McGonigal M D, Cole J, Schwab C W, Kauder D R, Rotondo M F, Angood P B
Department of Surgery, University of Pennsylvania Medical Center, Philadelphia 19104.
J Trauma. 1993 Jun;34(6):863-8; discussion 868-70. doi: 10.1097/00005373-199306000-00018.
This study examined the application of an artificial intelligence technique, the neural network (NET), in predicting probability of survival (Ps) for patients with penetrating trauma. A NET is a computer construct that can detect complex patterns within a data set. A NET must be "trained" by supplying a series of input patterns and the corresponding expected output (e.g., survival). Once trained, the NET can recall the proper outputs for a specific set of inputs. It can also extrapolate correct outputs for patterns never before encountered. A neural network was trained on Revised Trauma Score, Injury Severity Score, age, and survival data contained in 3500 of 8300 state registry records of all patients with penetrating trauma reported in Pennsylvania from 1987 through 1990. The remaining 4800 records were analyzed by TRISS, ASCOT, and the trained NET. Sensitivity (accuracy of predicting death) and specificity (accuracy of predicting survival) were 0.840 and 0.985 for TRISS, 0.842 and 0.985 for ASCOT, and 0.904 and 0.972 for the neural network. This represents a decrease in the number of improperly classified ("unexpected") deaths, from 73 for TRISS and 72 for ASCOT, to 44 for the neural network. The increased sensitivity was statistically significant by Chi-square analysis. The NET for penetrating trauma provided a more sensitive but less specific technique for calculating Ps than did either TRISS or ASCOT. This translated into a 40% reduction in the number of deaths requiring review, and the potential for more efficient use of quality assurance resources.
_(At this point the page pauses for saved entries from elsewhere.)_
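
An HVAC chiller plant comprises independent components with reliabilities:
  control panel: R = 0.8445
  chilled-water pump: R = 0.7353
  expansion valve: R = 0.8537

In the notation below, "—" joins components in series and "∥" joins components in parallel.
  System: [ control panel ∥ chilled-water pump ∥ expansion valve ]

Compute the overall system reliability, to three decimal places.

0.994

Parallel (control panel, chilled-water pump, and expansion valve): 1 − (1 − 0.84450)(1 − 0.73530)(1 − 0.85370) = 0.994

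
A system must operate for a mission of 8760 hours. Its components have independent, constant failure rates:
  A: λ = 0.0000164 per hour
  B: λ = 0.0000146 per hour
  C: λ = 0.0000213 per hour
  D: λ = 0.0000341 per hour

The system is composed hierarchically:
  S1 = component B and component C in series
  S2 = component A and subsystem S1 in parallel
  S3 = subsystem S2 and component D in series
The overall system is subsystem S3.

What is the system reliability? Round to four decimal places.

0.7150

R(A) = exp(−0.0000164 × 8760) = 0.866179
R(B) = exp(−0.0000146 × 8760) = 0.879945
R(C) = exp(−0.0000213 × 8760) = 0.829786
R(D) = exp(−0.0000341 × 8760) = 0.741770
Series (B and C): 0.879945 × 0.829786 = 0.730166
Parallel (A and [0.730166]): 1 − (1 − 0.866179)(1 − 0.730166) = 0.963891
Series ([0.963891] and D): 0.963891 × 0.741770 = 0.7150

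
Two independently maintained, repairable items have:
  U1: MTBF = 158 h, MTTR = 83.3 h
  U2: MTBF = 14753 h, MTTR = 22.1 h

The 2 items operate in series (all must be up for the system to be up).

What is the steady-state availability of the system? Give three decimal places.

A(U1) = MTBF/(MTBF+MTTR) = 158/(158+83.3) = 0.654787
A(U2) = MTBF/(MTBF+MTTR) = 14753/(14753+22.1) = 0.998504
Series availability: 0.654787 × 0.998504 = 0.654

0.654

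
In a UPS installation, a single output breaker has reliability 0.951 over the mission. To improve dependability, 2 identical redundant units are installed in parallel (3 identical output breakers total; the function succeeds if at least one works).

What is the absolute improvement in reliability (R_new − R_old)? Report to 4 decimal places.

R_before = 0.951
R_after = 1 − (1 − 0.951)^3 = 0.9999
ΔR = 0.9999 − 0.951 = 0.0489

0.0489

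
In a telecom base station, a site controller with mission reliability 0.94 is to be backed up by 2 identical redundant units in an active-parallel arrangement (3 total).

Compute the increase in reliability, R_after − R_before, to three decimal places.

R_before = 0.94
R_after = 1 − (1 − 0.94)^3 = 1.000
ΔR = 1.000 − 0.94 = 0.060

0.060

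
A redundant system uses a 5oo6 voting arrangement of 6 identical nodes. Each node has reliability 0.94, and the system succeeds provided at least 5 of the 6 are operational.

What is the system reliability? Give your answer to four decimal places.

0.9541

R = Σ_{i=5}^{6} C(6,i) p^i (1−p)^{6−i} with p = 0.94
C(6,5)·0.94^5·0.06^1 = 0.264205
C(6,6)·0.94^6·0.06^0 = 0.689870
Sum = 0.9541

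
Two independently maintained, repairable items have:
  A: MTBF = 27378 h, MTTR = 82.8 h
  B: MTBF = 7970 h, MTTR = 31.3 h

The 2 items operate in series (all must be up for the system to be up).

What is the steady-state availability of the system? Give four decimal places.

0.9931

A(A) = MTBF/(MTBF+MTTR) = 27378/(27378+82.8) = 0.996985
A(B) = MTBF/(MTBF+MTTR) = 7970/(7970+31.3) = 0.996088
Series availability: 0.996985 × 0.996088 = 0.9931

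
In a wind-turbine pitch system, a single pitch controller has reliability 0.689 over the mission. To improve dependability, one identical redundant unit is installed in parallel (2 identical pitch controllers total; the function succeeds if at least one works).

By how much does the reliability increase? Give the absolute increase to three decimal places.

0.214

R_before = 0.689
R_after = 1 − (1 − 0.689)^2 = 0.903
ΔR = 0.903 − 0.689 = 0.214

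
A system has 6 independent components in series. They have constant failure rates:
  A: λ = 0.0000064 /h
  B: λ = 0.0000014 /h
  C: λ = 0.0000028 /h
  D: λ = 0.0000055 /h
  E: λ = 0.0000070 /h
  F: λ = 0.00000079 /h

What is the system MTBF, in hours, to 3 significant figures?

Series of exponential components: λ_sys = Σ λ_i
λ_sys = 0.0000064 + 0.0000014 + 0.0000028 + 0.0000055 + 0.0000070 + 0.00000079 = 2.3890e-05 /h
MTBF = 1 / λ_sys = 41900 h

41900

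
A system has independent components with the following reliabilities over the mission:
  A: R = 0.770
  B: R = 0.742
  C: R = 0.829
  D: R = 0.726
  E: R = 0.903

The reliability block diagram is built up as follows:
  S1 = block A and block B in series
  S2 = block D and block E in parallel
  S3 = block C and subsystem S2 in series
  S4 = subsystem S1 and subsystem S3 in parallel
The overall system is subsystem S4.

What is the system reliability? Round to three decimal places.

0.917

Series (A and B): 0.77000 × 0.74200 = 0.57134
Parallel (D and E): 1 − (1 − 0.72600)(1 − 0.90300) = 0.97342
Series (C and [0.97342]): 0.82900 × 0.97342 = 0.80697
Parallel ([0.57134] and [0.80697]): 1 − (1 − 0.57134)(1 − 0.80697) = 0.917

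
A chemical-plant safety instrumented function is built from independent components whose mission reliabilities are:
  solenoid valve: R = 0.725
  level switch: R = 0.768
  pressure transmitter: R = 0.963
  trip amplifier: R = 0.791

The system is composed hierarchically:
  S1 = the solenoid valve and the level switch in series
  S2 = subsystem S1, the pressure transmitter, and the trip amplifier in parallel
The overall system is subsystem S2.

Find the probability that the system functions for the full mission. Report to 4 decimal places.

Series (solenoid valve and level switch): 0.725000 × 0.768000 = 0.556800
Parallel ([0.556800], pressure transmitter, and trip amplifier): 1 − (1 − 0.556800)(1 − 0.963000)(1 − 0.791000) = 0.9966

0.9966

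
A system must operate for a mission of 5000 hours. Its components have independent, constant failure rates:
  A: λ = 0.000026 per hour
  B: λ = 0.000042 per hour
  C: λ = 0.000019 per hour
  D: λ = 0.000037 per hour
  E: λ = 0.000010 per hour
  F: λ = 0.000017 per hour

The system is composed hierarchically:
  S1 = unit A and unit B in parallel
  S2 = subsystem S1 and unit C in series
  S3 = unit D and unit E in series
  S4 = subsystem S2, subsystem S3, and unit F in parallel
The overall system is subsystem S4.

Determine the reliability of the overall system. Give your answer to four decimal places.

0.9981

R(A) = exp(−0.000026 × 5000) = 0.878095
R(B) = exp(−0.000042 × 5000) = 0.810584
R(C) = exp(−0.000019 × 5000) = 0.909373
R(D) = exp(−0.000037 × 5000) = 0.831104
R(E) = exp(−0.000010 × 5000) = 0.951229
R(F) = exp(−0.000017 × 5000) = 0.918512
Parallel (A and B): 1 − (1 − 0.878095)(1 − 0.810584) = 0.976909
Series ([0.976909] and C): 0.976909 × 0.909373 = 0.888375
Series (D and E): 0.831104 × 0.951229 = 0.790570
Parallel ([0.888375], [0.790570], and F): 1 − (1 − 0.888375)(1 − 0.790570)(1 − 0.918512) = 0.9981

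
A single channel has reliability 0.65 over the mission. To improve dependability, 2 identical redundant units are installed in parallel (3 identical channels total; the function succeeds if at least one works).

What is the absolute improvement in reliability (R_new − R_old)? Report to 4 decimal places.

0.3071

R_before = 0.65
R_after = 1 − (1 − 0.65)^3 = 0.9571
ΔR = 0.9571 − 0.65 = 0.3071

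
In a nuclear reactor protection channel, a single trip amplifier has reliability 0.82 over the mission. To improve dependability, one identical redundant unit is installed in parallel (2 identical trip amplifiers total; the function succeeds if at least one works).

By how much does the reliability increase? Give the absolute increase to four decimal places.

R_before = 0.82
R_after = 1 − (1 − 0.82)^2 = 0.9676
ΔR = 0.9676 − 0.82 = 0.1476

0.1476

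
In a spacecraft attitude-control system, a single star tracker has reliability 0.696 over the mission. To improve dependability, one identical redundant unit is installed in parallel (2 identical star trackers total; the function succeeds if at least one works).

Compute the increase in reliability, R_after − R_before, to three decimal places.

R_before = 0.696
R_after = 1 − (1 − 0.696)^2 = 0.908
ΔR = 0.908 − 0.696 = 0.212

0.212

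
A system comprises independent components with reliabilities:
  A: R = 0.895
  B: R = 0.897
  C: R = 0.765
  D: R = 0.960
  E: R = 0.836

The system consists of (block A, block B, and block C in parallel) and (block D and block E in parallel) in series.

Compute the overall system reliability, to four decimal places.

0.9909

Parallel (A, B, and C): 1 − (1 − 0.895000)(1 − 0.897000)(1 − 0.765000) = 0.997458
Parallel (D and E): 1 − (1 − 0.960000)(1 − 0.836000) = 0.993440
Series ([0.997458] and [0.993440]): 0.997458 × 0.993440 = 0.9909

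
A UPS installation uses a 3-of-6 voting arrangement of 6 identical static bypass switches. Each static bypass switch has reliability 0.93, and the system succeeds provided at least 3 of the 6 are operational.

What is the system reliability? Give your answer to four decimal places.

R = Σ_{i=3}^{6} C(6,i) p^i (1−p)^{6−i} with p = 0.93
C(6,3)·0.93^3·0.07^3 = 0.005518
C(6,4)·0.93^4·0.07^2 = 0.054982
C(6,5)·0.93^5·0.07^1 = 0.292189
C(6,6)·0.93^6·0.07^0 = 0.646990
Sum = 0.9997

0.9997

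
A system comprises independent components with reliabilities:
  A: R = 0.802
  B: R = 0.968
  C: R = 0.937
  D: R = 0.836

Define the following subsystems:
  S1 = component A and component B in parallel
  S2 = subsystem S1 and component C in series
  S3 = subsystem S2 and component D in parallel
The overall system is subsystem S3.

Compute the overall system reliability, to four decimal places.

0.9887

Parallel (A and B): 1 − (1 − 0.802000)(1 − 0.968000) = 0.993664
Series ([0.993664] and C): 0.993664 × 0.937000 = 0.931063
Parallel ([0.931063] and D): 1 − (1 − 0.931063)(1 − 0.836000) = 0.9887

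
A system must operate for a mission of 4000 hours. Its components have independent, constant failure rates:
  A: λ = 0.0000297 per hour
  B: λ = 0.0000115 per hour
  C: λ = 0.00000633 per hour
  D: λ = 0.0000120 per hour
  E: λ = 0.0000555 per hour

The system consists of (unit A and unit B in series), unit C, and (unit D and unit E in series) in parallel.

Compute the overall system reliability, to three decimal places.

R(A) = exp(−0.0000297 × 4000) = 0.88799
R(B) = exp(−0.0000115 × 4000) = 0.95504
R(C) = exp(−0.00000633 × 4000) = 0.97500
R(D) = exp(−0.0000120 × 4000) = 0.95313
R(E) = exp(−0.0000555 × 4000) = 0.80092
Series (A and B): 0.88799 × 0.95504 = 0.84807
Series (D and E): 0.95313 × 0.80092 = 0.76338
Parallel ([0.84807], C, and [0.76338]): 1 − (1 − 0.84807)(1 − 0.97500)(1 − 0.76338) = 0.999

0.999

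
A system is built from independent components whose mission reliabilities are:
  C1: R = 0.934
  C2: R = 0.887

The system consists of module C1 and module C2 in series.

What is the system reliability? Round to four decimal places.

0.8285

Series (C1 and C2): 0.934000 × 0.887000 = 0.8285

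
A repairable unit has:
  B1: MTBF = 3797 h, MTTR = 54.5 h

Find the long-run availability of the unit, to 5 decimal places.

0.98585

A(B1) = MTBF/(MTBF+MTTR) = 3797/(3797+54.5) = 0.98585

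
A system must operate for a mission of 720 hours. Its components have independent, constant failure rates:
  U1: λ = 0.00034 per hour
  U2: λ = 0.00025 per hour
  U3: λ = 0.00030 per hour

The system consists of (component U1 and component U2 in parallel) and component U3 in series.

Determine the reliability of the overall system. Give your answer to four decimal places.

R(U1) = exp(−0.00034 × 720) = 0.782861
R(U2) = exp(−0.00025 × 720) = 0.835270
R(U3) = exp(−0.00030 × 720) = 0.805735
Parallel (U1 and U2): 1 − (1 − 0.782861)(1 − 0.835270) = 0.964231
Series ([0.964231] and U3): 0.964231 × 0.805735 = 0.7769

0.7769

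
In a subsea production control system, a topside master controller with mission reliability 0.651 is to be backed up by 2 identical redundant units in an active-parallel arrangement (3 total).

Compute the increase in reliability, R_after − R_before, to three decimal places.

0.306

R_before = 0.651
R_after = 1 − (1 − 0.651)^3 = 0.957
ΔR = 0.957 − 0.651 = 0.306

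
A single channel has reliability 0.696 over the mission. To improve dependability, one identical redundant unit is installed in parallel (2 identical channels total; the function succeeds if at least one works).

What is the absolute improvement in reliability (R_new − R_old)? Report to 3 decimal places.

0.212

R_before = 0.696
R_after = 1 − (1 − 0.696)^2 = 0.908
ΔR = 0.908 − 0.696 = 0.212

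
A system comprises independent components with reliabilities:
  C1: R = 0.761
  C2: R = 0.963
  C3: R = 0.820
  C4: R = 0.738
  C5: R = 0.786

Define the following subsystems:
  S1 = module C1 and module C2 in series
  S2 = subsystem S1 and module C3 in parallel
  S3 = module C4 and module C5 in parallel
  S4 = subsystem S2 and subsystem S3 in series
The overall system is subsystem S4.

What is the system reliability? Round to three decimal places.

0.899

Series (C1 and C2): 0.76100 × 0.96300 = 0.73284
Parallel ([0.73284] and C3): 1 − (1 − 0.73284)(1 − 0.82000) = 0.95191
Parallel (C4 and C5): 1 − (1 − 0.73800)(1 − 0.78600) = 0.94393
Series ([0.95191] and [0.94393]): 0.95191 × 0.94393 = 0.899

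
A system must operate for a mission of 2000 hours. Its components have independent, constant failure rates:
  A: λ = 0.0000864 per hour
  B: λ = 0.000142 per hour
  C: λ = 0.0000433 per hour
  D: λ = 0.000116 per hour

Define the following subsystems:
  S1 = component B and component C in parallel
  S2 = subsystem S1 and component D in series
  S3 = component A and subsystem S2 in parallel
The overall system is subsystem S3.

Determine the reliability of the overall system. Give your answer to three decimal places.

0.965

R(A) = exp(−0.0000864 × 2000) = 0.84131
R(B) = exp(−0.000142 × 2000) = 0.75277
R(C) = exp(−0.0000433 × 2000) = 0.91704
R(D) = exp(−0.000116 × 2000) = 0.79295
Parallel (B and C): 1 − (1 − 0.75277)(1 − 0.91704) = 0.97949
Series ([0.97949] and D): 0.97949 × 0.79295 = 0.77669
Parallel (A and [0.77669]): 1 − (1 − 0.84131)(1 − 0.77669) = 0.965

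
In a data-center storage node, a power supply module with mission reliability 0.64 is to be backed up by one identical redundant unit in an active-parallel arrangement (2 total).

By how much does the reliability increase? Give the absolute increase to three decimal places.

0.230

R_before = 0.64
R_after = 1 − (1 − 0.64)^2 = 0.870
ΔR = 0.870 − 0.64 = 0.230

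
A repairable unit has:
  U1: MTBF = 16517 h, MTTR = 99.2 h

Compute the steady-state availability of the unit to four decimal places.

0.9940

A(U1) = MTBF/(MTBF+MTTR) = 16517/(16517+99.2) = 0.9940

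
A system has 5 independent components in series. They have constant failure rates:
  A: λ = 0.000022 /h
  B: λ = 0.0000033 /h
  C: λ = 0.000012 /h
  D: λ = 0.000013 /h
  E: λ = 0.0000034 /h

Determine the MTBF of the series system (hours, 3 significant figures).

18600

Series of exponential components: λ_sys = Σ λ_i
λ_sys = 0.000022 + 0.0000033 + 0.000012 + 0.000013 + 0.0000034 = 5.3700e-05 /h
MTBF = 1 / λ_sys = 18600 h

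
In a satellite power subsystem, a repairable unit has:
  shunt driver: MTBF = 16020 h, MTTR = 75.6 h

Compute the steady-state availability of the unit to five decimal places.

0.99530

A(shunt driver) = MTBF/(MTBF+MTTR) = 16020/(16020+75.6) = 0.99530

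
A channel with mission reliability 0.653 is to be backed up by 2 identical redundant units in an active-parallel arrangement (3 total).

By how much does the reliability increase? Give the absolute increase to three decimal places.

0.305

R_before = 0.653
R_after = 1 − (1 − 0.653)^3 = 0.958
ΔR = 0.958 − 0.653 = 0.305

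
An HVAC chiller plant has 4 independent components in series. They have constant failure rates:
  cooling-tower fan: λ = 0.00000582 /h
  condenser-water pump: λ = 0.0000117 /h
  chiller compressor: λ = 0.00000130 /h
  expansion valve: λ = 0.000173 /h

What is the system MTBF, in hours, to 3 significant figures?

Series of exponential components: λ_sys = Σ λ_i
λ_sys = 0.00000582 + 0.0000117 + 0.00000130 + 0.000173 = 1.9182e-04 /h
MTBF = 1 / λ_sys = 5210 h

5210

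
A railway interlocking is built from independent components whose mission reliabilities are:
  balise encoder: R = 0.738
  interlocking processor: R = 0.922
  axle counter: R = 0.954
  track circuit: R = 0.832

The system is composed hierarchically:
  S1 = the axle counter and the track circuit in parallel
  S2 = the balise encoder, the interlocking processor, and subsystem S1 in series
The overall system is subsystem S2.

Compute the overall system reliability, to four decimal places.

0.6752

Parallel (axle counter and track circuit): 1 − (1 − 0.954000)(1 − 0.832000) = 0.992272
Series (balise encoder, interlocking processor, and [0.992272]): 0.738000 × 0.922000 × 0.992272 = 0.6752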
本研究探讨了一种人工智能技术——神经网络(NET)在预测穿透性创伤患者生存概率(Ps)方面的应用。神经网络是一种计算机结构,能够检测数据集中的复杂模式。必须通过提供一系列输入模式和相应的预期输出(例如生存情况)来“训练”神经网络。一旦经过训练,神经网络就能为特定的一组输入调出正确的输出。它还能对从未遇到过的模式推断出正确的输出。利用1987年至1990年宾夕法尼亚州报告的8300例穿透性创伤患者的州登记记录中的3500例患者的修正创伤评分、损伤严重程度评分、年龄和生存数据对神经网络进行了训练。其余4800条记录由TRISS、ASCOT和经过训练的神经网络进行分析。TRISS的灵敏度(预测死亡的准确性)和特异性(预测生存的准确性)分别为0.840和0.985,ASCOT为0.842和0.985,神经网络为0.904和0.972。这意味着错误分类(“意外”)死亡的数量从TRISS的73例和ASCOT的72例减少到神经网络的44例。通过卡方分析,灵敏度的提高具有统计学意义。与TRISS或ASCOT相比,用于穿透性创伤的神经网络在计算Ps方面提供了一种更灵敏但特异性较低的技术。这使得需要复查的死亡人数减少了40%,并有可能更有效地利用质量保证资源。